In August, the Dr.Web virus databases were updated with an entry for IPhoneOS.BackDoor.KeyRaider, a malicious program distributed in modified applications compromising jailbroken Apple devices. IPhoneOS.BackDoor.KeyRaider stole confidential data from infected gadgets and transmitted it to the server.

In September, IPhoneOS.Trojan.XcodeGhost, a dangerous Trojan for iOS, was detected in the App Store. Cybercriminals found a way to bypass the store's protection system by modifying one of Apple's official developer tools called Xcode. At that, the modified version injected the malicious code into applications already at the assembly stage. This led to originally harmless games and applications, which were “infected” using this method, being able to make their way past Apple's stringent review process and get into the App Store. The main purpose of IPhoneOS.Trojan.XcodeGhost is to show fake dialogs in order to carry out phishing attacks and to open links specified by cybercriminals. Besides, the Trojan gathers information about an infected device and forwards it to the server. In November, Doctor Web specialists detected one of the IPhoneOS.Trojan.XcodeGhost’s modifications that possessed the same features.

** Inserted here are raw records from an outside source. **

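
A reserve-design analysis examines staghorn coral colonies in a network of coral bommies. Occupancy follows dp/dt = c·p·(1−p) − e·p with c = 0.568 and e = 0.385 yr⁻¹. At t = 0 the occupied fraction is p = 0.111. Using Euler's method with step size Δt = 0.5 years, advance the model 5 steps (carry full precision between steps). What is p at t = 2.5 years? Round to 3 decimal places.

Update rule: p ← p + [c·p·(1−p) − e·p]·Δt with Δt = 0.5.
t = 0.5: p = 0.11100 + (+0.00666) = 0.11766
t = 1: p = 0.11766 + (+0.00683) = 0.12449
t = 1.5: p = 0.12449 + (+0.00699) = 0.13148
t = 2: p = 0.13148 + (+0.00712) = 0.13860
t = 2.5: p = 0.13860 + (+0.00723) = 0.14583

0.146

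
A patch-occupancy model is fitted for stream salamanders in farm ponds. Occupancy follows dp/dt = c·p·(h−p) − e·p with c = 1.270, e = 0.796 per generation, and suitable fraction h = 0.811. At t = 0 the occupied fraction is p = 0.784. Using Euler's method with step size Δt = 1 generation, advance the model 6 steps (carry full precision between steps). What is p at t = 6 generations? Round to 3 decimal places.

0.185

Update rule: p ← p + [c·p·(h−p) − e·p]·Δt with Δt = 1.
  1  |  dp/dt·Δt = -0.597181  |  p_1 = 0.186819
  2  |  dp/dt·Δt = -0.000615  |  p_2 = 0.186205
  3  |  dp/dt·Δt = -0.000467  |  p_3 = 0.185737
  4  |  dp/dt·Δt = -0.000356  |  p_4 = 0.185381
  5  |  dp/dt·Δt = -0.000271  |  p_5 = 0.185110
  6  |  dp/dt·Δt = -0.000207  |  p_6 = 0.184903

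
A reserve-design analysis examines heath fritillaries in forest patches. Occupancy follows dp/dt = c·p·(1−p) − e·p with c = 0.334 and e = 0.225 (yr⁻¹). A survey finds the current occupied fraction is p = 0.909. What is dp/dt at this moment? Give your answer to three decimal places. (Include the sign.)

Colonization term: c·p·(1−p) = 0.334×0.909×0.0910 = 0.02763.
Extinction term: e·p = 0.20453.
dp/dt = 0.02763 − 0.20453 = -0.17690.

-0.177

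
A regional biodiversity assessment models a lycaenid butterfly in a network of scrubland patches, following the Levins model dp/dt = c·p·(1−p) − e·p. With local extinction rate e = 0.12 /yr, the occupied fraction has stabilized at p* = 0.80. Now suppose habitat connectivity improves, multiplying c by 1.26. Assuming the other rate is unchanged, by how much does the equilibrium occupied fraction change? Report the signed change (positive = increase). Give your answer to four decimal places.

0.0413

Balance c(1−p*) = e gives c = e/(1 − 0.80000) = 0.12/0.20000 = 0.60000.
New p* = 1 − e/c = 1 − 0.12000/0.75600 = 0.84127.
Δp* = 0.84127 − 0.80000 = +0.04127.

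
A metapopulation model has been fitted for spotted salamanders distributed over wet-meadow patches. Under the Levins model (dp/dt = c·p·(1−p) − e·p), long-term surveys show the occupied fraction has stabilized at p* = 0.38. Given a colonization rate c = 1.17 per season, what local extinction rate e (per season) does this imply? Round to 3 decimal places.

At equilibrium c(1−p*) = e.
e = 1.17 × (1 − 0.38) = 1.17 × 0.6200 = 0.7254.

0.725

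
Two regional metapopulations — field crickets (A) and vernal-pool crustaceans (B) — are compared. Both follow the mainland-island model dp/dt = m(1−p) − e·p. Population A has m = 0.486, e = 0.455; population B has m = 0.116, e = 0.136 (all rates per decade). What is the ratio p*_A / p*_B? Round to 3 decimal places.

A: p*_A = m/(m+e) = 0.486/0.9410 = 0.5165.
B: p*_B = 0.116/0.2520 = 0.4603.
p*_A / p*_B = 0.5165/0.4603 = 1.1220.

1.122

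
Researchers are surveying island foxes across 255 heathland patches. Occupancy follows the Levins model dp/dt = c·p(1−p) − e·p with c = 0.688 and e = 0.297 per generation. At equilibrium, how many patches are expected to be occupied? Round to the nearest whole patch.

145

p* = 1 − e/c = 1 − 0.297/0.688 = 0.5683.
Expected occupied patches = N × p* = 255 × 0.5683 = 144.92 ≈ 145.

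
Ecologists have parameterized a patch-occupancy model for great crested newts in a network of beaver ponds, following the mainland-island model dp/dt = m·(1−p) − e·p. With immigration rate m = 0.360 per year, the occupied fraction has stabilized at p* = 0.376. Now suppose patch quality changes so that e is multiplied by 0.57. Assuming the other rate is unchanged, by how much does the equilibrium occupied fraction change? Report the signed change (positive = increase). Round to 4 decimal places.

Balance m(1−p*) = e·p* gives e = m(1−p*)/p* = 0.360×0.62400/0.37600 = 0.59745.
New p* = m/(m+e) = 0.36000/(0.36000+0.34055) = 0.51388.
Δp* = 0.51388 − 0.37600 = +0.13788.

0.1379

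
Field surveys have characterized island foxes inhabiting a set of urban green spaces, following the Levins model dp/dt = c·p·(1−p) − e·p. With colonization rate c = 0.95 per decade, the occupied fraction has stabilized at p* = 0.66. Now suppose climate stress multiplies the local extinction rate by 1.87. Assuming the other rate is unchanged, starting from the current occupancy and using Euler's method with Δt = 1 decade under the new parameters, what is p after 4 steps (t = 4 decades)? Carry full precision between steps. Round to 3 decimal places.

Balance c(1−p*) = e gives e = 0.95×(1 − 0.66000) = 0.32300.
Starting from p₀ = 0.66000; update p ← p + (dp/dt)·Δt with the new parameters.
  1  |  dp/dt·Δt = -0.185467  |  p_1 = 0.474533
  2  |  dp/dt·Δt = -0.049739  |  p_2 = 0.424794
  3  |  dp/dt·Δt = -0.024453  |  p_3 = 0.400341
  4  |  dp/dt·Δt = -0.013745  |  p_4 = 0.386596

0.387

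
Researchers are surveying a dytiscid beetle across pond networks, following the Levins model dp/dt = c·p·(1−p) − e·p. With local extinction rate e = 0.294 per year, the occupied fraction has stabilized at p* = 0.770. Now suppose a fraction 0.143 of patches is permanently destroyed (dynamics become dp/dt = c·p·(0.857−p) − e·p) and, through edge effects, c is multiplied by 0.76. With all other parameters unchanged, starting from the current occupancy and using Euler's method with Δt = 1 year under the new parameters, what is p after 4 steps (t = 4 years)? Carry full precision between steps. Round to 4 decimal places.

0.5588

Balance c(1−p*) = e gives c = e/(1 − 0.77000) = 0.294/0.23000 = 1.27826.
Starting from p₀ = 0.77000; update p ← p + (dp/dt)·Δt with the new parameters.
  1  |  dp/dt·Δt = -0.161301  |  p_1 = 0.608699
  2  |  dp/dt·Δt = -0.032128  |  p_2 = 0.576571
  3  |  dp/dt·Δt = -0.012436  |  p_3 = 0.564135
  4  |  dp/dt·Δt = -0.005352  |  p_4 = 0.558782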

In October, yet another Trojan for iOS, IPhoneOS.Trojan.YiSpecter.2, was detected. It was distributed as a harmless application mainly among users in China. Since in order to spread IPhoneOS.Trojan.YiSpecter.2 cybercriminals used a corporate software distribution method, the malware could be installed on smartphones and tablets with or even without jailbreak. This Trojan also installed additional malicious modules, was able to display advertisements and, upon cybercriminals’ command, remove applications and replace them with their fake versions.

#drweb #drweb #drweb

In the end of the year, IPhoneOS.Trojan.TinyV came into light. This malicious program was distributed via modified harmless applications and was downloaded to a device once a user visited websites related to mobile software. The Trojan was installed on a jailbroken Apple device and, upon receiving a command from the server, was able to covertly download and install various software and modify the hosts file. As a result, users could be redirected to non-recommended websites.

Apart from Trojans, Adware.Muda.1, an adware that infected jailbroken Apple devices, was detected in 2015. It displayed advertisements on top of launched applications and in the status bar. It also downloaded and promoted software without user knowledge.

The events of the last year showed that cybercriminals are still interested in targeting Android devices users. At that, their main purpose—to make as much money as possible—is still the same. Thus, we can suppose that users will be threatened by numerous malicious programs.

During the last 12 months, Trojans trying to get root privileges on Android devices were actively spreading. This tendency will possibly remain in 2016. Besides, there may be new cases of malware incorporation into firmware of mobile gadgets.

New attempts to steal money from victims’ bank accounts using specially designed banking Trojans are very likely to be made.

Moreover, we should expect that a big number of new aggressive advertising modules incorporated into distributed applications will emerge.

Meanwhile, the owners of Apple devices should get ready to possible increase of attacks in 2016 as virus makers become more and more interested in targeting iOS devices as well. Thus, they will possibly make new attempts to infect Apple smartphones and tablets. Such Trojans as IPhoneOS.Trojan.XcodeGhost and IPhoneOS.Trojan.YiSpecter.2 proved that the danger to compromise iOS devices without jailbreak is quite real, so the owners of unmodified Apple mobile gadgets should be on their guard.